It is almost conventionally accepted that color is so powerful that everyone sees the world through the lens of color. People see each other and evaluate them by how they look Black, Hispanic, Asian or Caucasian and make a judgment that are absolute on the authenticity of race. However, how many people ever realize that race is just, but a social construct? Scholars such as Ruth Frankenberg have stated in the book “The Social Construction of Whiteness, White Women, Race Matters” on how powerful and critical race plays a role in life. The common practice of passing ethnicities as if they existed from the start attempts to explain the existence of cultures that are simply constructed. Let us use the African American population in the United States to deconstruct the belief that race is important. In my case, I make the argument that race and ethnicity in America, is a function of history, socialization and design of the society.
Understanding race dynamics requires that one understands that a social construct is ontologically subjective at the same it epistemologically objective. A social construct becomes ontologically subjective when the construction and the persistent perpetuation of the constructs become contingent on social groups. The collective acceptance of the imposed constructions validates their existence and makes the construction a kin to reality. Still, the perceived reality is hollow since there is no substance onto it. However, clad in the panoply of ignorance, human mind cannot resist but explain the constructions.
The African American experience in the United States provides the perfect example of this analysis. The experience of African American in America is unlike any other experience faced by other immigrants. The African American society is not a homogenous society. It is a socially constructed group of immigrants from Africa whose ancestors were forcefully brought from Africa. The origin of slaves was from all corners of Africa: West Africa, East Africa and even South Africa. The slaves spoke different languages and practiced different cultures. Amongst the contingent included Muslims, Christians, traditional African believers and others. The groups also varied from the phenotypes ranging from black to brown depending on the place of origin in Africa. The only combining thing for African Americans is the experience of slavery and the collective history of living under oppression for over 500 years. This makes the community very much diverse internally. However, for outsiders, the African Americans could be an ethnic group because of the supposedly shared culture that do not exist. The diversity of the initial group and the very fact that later comers like African immigrants, and people from Caribbean are easily classified as African Americans make the whole concept a construction.

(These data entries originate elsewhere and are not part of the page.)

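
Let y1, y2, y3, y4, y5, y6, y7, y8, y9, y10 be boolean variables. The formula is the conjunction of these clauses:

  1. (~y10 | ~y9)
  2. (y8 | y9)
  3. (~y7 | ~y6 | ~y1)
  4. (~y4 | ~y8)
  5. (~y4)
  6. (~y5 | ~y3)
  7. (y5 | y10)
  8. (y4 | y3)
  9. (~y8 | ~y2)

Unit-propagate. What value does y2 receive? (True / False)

False

(~y4) stands alone — y4 = False.
(y4 | y3): since y4 = False, the clause reduces to (y3). y3 = True.
From (~y3 | ~y5) and y3 = True: y5 = False.
(y10 | y5): since y5 = False, the clause reduces to (y10). y10 = True.
From (~y10 | ~y9) and y10 = True: y9 = False.
(y9 | y8): since y9 = False, the clause reduces to (y8). y8 = True.
(~y8 | ~y2) with y8 = True leaves only ~y2, so y2 = False.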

Similarly, another constructivist analysis stems from the color consciousness among the black community. In the United States, dark skinned blacks have lower economic status and even more punitive relationship with the criminal justice system, lower prestige and the chances of holding and elected office. The coloring of black people stems from the relationship that one has with the dominant community in this case whites. The lighter one is, the closer he is to the whites. Still, the color factor do not dissuade the lighter blacks from being tagged “African-American.” How would you explain the tagging of someone like Halle Berry or Colin Powell as black? There is only one explanation to that, blackness is construction. It does not exist. If there were groups for every color tone, there would be tones of classification for people this is unrealistic. Therefore, the society devised a method of calling people black if they have 10 percent black blood in them.
Being black also varies from places to places. A light-skinned African American would be classified as white in places such as Africa or Brazil. An individual who is legally classified as white in Brazil would be black in America. This means that societies define what they think fits their understanding. Most of the time, the understanding is created with rules that cannot be justified.
Even though Anthropologists have argued that there is nothing like race, it will take time before people realize this and practice it in life. This is because the idea of race is complex. For the most part, race is associated with pride that the dominant people get from the acquired status. The dominant group are not ready to lose the status for the sake of equality. The minority should be given more power; money and influence that ill make them develop the self esteem and confidence to fight this social evil. The dominant people will also respect them because of the status they have achieved in the society. However, one thing I know is that it will take time before this is realized.
The world today is homogenous in culture; almost every country in the world is multiethnic, multiracial and multilingual. The need for cultural and racial enlightenment is imminent yet little is done to correct the situation in this world full of ethnophaulism and discrimination. In US jails, people of different races are not mixed together because of fear of violence. What is this? Who can save humankind from these evil? Most people acknowledge the racial conflict that exists in the world, but they remain dumfounded because of nothingness, the feeling that they can do nothing!